There are a set of best practices that you should follow when importing **Python** packages in your code. These best practices are outlined in the **PEP 8 guidelines** and apply to both **Python** scripts and to working in **Jupyter Notebook** files.

---

### 1. Import Python Libraries at the Top of Your Script or Notebook

It is good practice to import all of the packages that you will need at the top of your **Python** script (.py file) or in the first code cell of a **Jupyter Notebook** file.

This allows anyone looking at your code to immediately know what packages they need to have installed in order to successfully run the code. This rule also follows the PEP 8 conventions for **Python** code.

```python
import os
import pickle
import matplotlib.pyplot as plt
import numpy as np
import geopandas as gpd
```




# Install Packages in Python

Previously in this chapter, you learned about conda environments and the difference between conda and pip. On this page, you will learn how to create and work with conda environments. You will also learn how to install Python packages using the conda-forge channel.

In order to create a conda environment, you first need to install an conda distribution. To do this, you have two main options: Anaconda and Miniconda.

Anaconda ships with a suite of libraries and software pre-installed, which makes it quite large (~3Gb). All of the installed packages can also lead to dependency conflicts as you install new packages.

Miniconda, on the other hand, is a streamlined conda distribution. It only contains critical packages and software such as the conda package manager and a basic Python environment.

Miniconda is predominately designed for users who know what packages they need and do not want or need the extra installations. For this textbook, we suggest that you use the Miniconda installation.
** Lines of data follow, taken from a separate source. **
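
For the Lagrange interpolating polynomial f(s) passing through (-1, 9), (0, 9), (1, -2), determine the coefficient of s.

Build the Lagrange basis polynomials:
L_0(s) = s(s - 1) / [2] = (1/2)s^2 - (1/2)s
L_1(s) = (s + 1)(s - 1) / [-1] = -s^2 + 1
L_2(s) = (s + 1)s / [2] = (1/2)s^2 + (1/2)s
f(s) = 9·L_0 + 9·L_1 + (-2)·L_2
Only the coefficient of s is needed; take it from each L_i and combine:
9·(-1/2) + 9·(0) + (-2)·(1/2) = -11/2

-11/2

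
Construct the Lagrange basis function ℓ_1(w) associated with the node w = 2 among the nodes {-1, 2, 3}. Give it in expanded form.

ℓ_1(w) = -(1/3)w^2 + (2/3)w + 1

ℓ_1(w) = (w + 1)(w - 3) / [(3)·(-1)]
       = (w^2 - 2w - 3) / (-3)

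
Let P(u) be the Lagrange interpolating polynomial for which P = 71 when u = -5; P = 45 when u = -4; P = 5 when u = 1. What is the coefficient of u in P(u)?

Build the Lagrange basis polynomials:
L_0(u) = (u + 4)(u - 1) / [6] = (1/6)u^2 + (1/2)u - 2/3
L_1(u) = (u + 5)(u - 1) / [-5] = -(1/5)u^2 - (4/5)u + 1
L_2(u) = (u + 5)(u + 4) / [30] = (1/30)u^2 + (3/10)u + 2/3
P(u) = 71·L_0 + 45·L_1 + 5·L_2
Only the coefficient of u is needed; take it from each L_i and combine:
71·(1/2) + 45·(-4/5) + 5·(3/10) = 1

1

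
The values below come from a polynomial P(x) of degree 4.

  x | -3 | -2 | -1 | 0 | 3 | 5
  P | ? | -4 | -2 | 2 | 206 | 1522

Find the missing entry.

The 5 known values determine P uniquely (degree ≤ 4).
Evaluate each Lagrange basis at x = -3:
L_0(-3) = (-2)·(-3)·(-6)·(-8)/[(-1)·(-2)·(-5)·(-7)] = 144/35
L_1(-3) = (-1)·(-3)·(-6)·(-8)/[(1)·(-1)·(-4)·(-6)] = -6
L_2(-3) = (-1)·(-2)·(-6)·(-8)/[(2)·(1)·(-3)·(-5)] = 16/5
L_3(-3) = (-1)·(-2)·(-3)·(-8)/[(5)·(4)·(3)·(-2)] = -2/5
L_4(-3) = (-1)·(-2)·(-3)·(-6)/[(7)·(6)·(5)·(2)] = 3/35
Sum: (-4)·(144/35) + (-2)·(-6) + 2·(16/5) + 206·(-2/5) + 1522·(3/35) = 50

50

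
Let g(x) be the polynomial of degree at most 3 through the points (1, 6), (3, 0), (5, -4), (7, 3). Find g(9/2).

Evaluate each Lagrange basis at x = 9/2:
L_0(9/2) = (3/2)·(-1/2)·(-5/2)/[(-2)·(-4)·(-6)] = -5/128
L_1(9/2) = (7/2)·(-1/2)·(-5/2)/[(2)·(-2)·(-4)] = 35/128
L_2(9/2) = (7/2)·(3/2)·(-5/2)/[(4)·(2)·(-2)] = 105/128
L_3(9/2) = (7/2)·(3/2)·(-1/2)/[(6)·(4)·(2)] = -7/128
Sum: 6·(-5/128) + 0 + (-4)·(105/128) + 3·(-7/128) = -471/128

-471/128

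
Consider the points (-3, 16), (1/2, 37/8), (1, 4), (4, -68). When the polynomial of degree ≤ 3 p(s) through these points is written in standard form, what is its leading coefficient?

The leading coefficient equals the top divided difference p[-3,1/2,1,4].
p[-3,1/2] = (37/8 - 16) / (1/2 - (-3)) = -13/4
p[1/2,1] = (4 - 37/8) / (1 - 1/2) = -5/4
p[1,4] = (-68 - 4) / (4 - 1) = -24
p[-3,1/2,1] = (-5/4 - (-13/4)) / (1 - (-3)) = 1/2
p[1/2,1,4] = (-24 - (-5/4)) / (4 - 1/2) = -13/2
p[-3,1/2,1,4] = (-13/2 - 1/2) / (4 - (-3)) = -1

-1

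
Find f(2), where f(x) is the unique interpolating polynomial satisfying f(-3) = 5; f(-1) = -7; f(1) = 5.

L_0(2) = (3)·(1)/[(-2)·(-4)] = 3/8
L_1(2) = (5)·(1)/[(2)·(-2)] = -5/4
L_2(2) = (5)·(3)/[(4)·(2)] = 15/8
Sum: 5·(3/8) + (-7)·(-5/4) + 5·(15/8) = 20

20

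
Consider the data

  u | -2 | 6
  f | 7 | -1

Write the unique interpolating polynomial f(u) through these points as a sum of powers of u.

Build the Lagrange basis polynomials:
L_0(u) = (u - 6) / [-8] = -(1/8)u + 3/4
L_1(u) = (u + 2) / [8] = (1/8)u + 1/4
f(u) = 7·L_0 + (-1)·L_1
  7·L_0(u) = -(7/8)u + 21/4
  (-1)·L_1(u) = -(1/8)u - 1/4
Adding term by term: -u + 5

f(u) = -u + 5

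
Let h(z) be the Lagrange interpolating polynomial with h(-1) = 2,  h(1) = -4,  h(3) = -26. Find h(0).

L_0(0) = (-1)·(-3)/[(-2)·(-4)] = 3/8
L_1(0) = (1)·(-3)/[(2)·(-2)] = 3/4
L_2(0) = (1)·(-1)/[(4)·(2)] = -1/8
Sum: 2·(3/8) + (-4)·(3/4) + (-26)·(-1/8) = 1

1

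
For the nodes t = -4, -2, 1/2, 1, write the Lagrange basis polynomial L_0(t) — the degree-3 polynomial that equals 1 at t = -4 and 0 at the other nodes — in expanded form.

L_0(t) = -(1/45)t^3 - (1/90)t^2 + (1/18)t - 1/45

L_0(t) = (t + 2)(t - 1/2)(t - 1) / [(-2)·(-9/2)·(-5)]
       = (t^3 + (1/2)t^2 - (5/2)t + 1) / (-45)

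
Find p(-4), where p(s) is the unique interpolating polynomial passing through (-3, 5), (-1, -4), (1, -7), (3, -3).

183/16

L_0(-4) = (-3)·(-5)·(-7)/[(-2)·(-4)·(-6)] = 35/16
L_1(-4) = (-1)·(-5)·(-7)/[(2)·(-2)·(-4)] = -35/16
L_2(-4) = (-1)·(-3)·(-7)/[(4)·(2)·(-2)] = 21/16
L_3(-4) = (-1)·(-3)·(-5)/[(6)·(4)·(2)] = -5/16
Sum: 5·(35/16) + (-4)·(-35/16) + (-7)·(21/16) + (-3)·(-5/16) = 183/16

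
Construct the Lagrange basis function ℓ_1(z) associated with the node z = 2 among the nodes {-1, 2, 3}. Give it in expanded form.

ℓ_1(z) = -(1/3)z^2 + (2/3)z + 1

ℓ_1(z) = (z + 1)(z - 3) / [(3)·(-1)]
       = (z^2 - 2z - 3) / (-3)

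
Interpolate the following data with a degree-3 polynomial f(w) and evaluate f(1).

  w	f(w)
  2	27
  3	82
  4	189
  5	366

Using Newton's divided-difference form:
f[2,3] = (82 - 27) / (3 - 2) = 55
f[3,4] = (189 - 82) / (4 - 3) = 107
f[4,5] = (366 - 189) / (5 - 4) = 177
f[2,3,4] = (107 - 55) / (4 - 2) = 26
f[3,4,5] = (177 - 107) / (5 - 3) = 35
f[2,3,4,5] = (35 - 26) / (5 - 2) = 3
f(1) = 27 + 55·(-1) + 26·(-1)·(-2) + 3·(-1)·(-2)·(-3) = 6

6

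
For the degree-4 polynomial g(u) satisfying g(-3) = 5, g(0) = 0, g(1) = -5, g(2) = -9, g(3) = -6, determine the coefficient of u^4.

11/90

Build the Lagrange basis polynomials:
L_0(u) = u(u - 1)(u - 2)(u - 3) / [360] = (1/360)u^4 - (1/60)u^3 + (11/360)u^2 - (1/60)u
L_1(u) = (u + 3)(u - 1)(u - 2)(u - 3) / [-18] = -(1/18)u^4 + (1/6)u^3 + (7/18)u^2 - (3/2)u + 1
L_2(u) = (u + 3)u(u - 2)(u - 3) / [8] = (1/8)u^4 - (1/4)u^3 - (9/8)u^2 + (9/4)u
L_3(u) = (u + 3)u(u - 1)(u - 3) / [-10] = -(1/10)u^4 + (1/10)u^3 + (9/10)u^2 - (9/10)u
L_4(u) = (u + 3)u(u - 1)(u - 2) / [36] = (1/36)u^4 - (7/36)u^2 + (1/6)u
g(u) = 5·L_0 + 0·L_1 + (-5)·L_2 + (-9)·L_3 + (-6)·L_4
Only the coefficient of u^4 is needed; take it from each L_i and combine:
5·(1/360) + 0·(-1/18) + (-5)·(1/8) + (-9)·(-1/10) + (-6)·(1/36) = 11/90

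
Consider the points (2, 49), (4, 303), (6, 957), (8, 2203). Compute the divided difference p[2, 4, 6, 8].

p[2,4] = (303 - 49) / (4 - 2) = 127
p[4,6] = (957 - 303) / (6 - 4) = 327
p[6,8] = (2203 - 957) / (8 - 6) = 623
p[2,4,6] = (327 - 127) / (6 - 2) = 50
p[4,6,8] = (623 - 327) / (8 - 4) = 74
p[2,4,6,8] = (74 - 50) / (8 - 2) = 4

4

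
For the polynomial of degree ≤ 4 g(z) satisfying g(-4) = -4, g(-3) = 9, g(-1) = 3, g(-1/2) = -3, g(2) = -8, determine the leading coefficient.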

Once you have conda installed on your machine, you can create your first conda environment:

```sh
$ conda create -n myenv Python=3.7
```

### List Available Conda Environments

Up to this point, you have constructed one or multiple conda environments. In order to make use of a conda environment, it must be activated by name.

Conda doesn’t expect you to remember every environment name you create over time, so there is a built-in command to list all that are available:

```sh
$ conda env list
```

Activate an Environment for Use
Now that you have the name of the env that you would like to use, you can activate it using:
```sh
$ conda activate myenv
```
After activating your environment, run conda env list again, and notice that the asterisk has moved to myenv signifying that this environment is currently active.

```sh
$ base                       /Users/test/miniconda3
$ myenv                  *   /Users/test/anaconda3/envs/myenv
$ otherenv                   /Users/test/anaconda3/envs/otherenv
```
Once you have activated a conda environment, all installations that you run will be installed specifically to this environment. This allow you to have ultimate control when installing and managing dependencies for each project.